The UK Utterly Butterly display team perform an aerobatic maneuver with their Boeing Stearmans, at an air display in England

Aerobatics consist of five basic maneuvers:

  • Lines (both horizontal and vertical),
  • loops,
  • rolls,
  • spins, and
  • hammerheads.

Most aerobatic figures are composites of these basic maneuvers with rolls superimposed.

A loop is when the pilot pulls the plane up into the vertical, continues around until they are heading back in the same direction, like making a 360 degree turn, except it is in the vertical plane instead of the horizontal. The pilot will be inverted (upside down) at the top of the loop. A loop can also be performed by rolling inverted and making the same maneuver but diving towards the ground. It can be visualized as making a loop of ribbon, hence the name it is given (there is an animation depicting a loop on the bottom of this page).

A roll is simply rotating the plane about its roll axis, using the ailerons. It can be done in increments of 360 degrees (i.e. four short 90 degree rolls will bring the aircraft back to its upright position).

A spin is more complex, involving intentionally stalling a single wing, causing the plane to descend spiraling around its yaw axis in a corkscrew motion.

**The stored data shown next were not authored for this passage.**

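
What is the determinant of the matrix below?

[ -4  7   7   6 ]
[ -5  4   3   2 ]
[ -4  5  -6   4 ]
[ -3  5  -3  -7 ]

Expand along row 1:
  + (-4) · M_11   where M_11 = det([4 3 2; 5 -6 4; 5 -3 -7]) = 411
  − (7) · M_12   where M_12 = det([-5 3 2; -4 -6 4; -3 -3 -7]) = -402
  + (7) · M_13   where M_13 = det([-5 4 2; -4 5 4; -3 5 -7]) = 105
  − (6) · M_14   where M_14 = det([-5 4 3; -4 5 -6; -3 5 -3]) = -66
det = (+1)·(-4)·(411) + (-1)·(7)·(-402) + (+1)·(7)·(105) + (-1)·(6)·(-66) = 2301

2301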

A hammerhead (also known as a stall turn) is performed by pulling the aircraft up until it is pointing straight up (much like the beginning of a loop), but the pilot continues to fly straight up until their airspeed has dropped to a certain critical point. The pilot then uses the rudder to rotate the aircraft around its yaw axis until it has turned 180deg and is pointing straight down, facing the direction from which the aircraft came. The aircraft gains speed, and the pilot continues and returns to level flight, travelling in the opposite direction from which the maneuver began. It is also known as a "tailslide", from the yawing turn, which is different from the typical method of turning an aircraft in the pitch axis.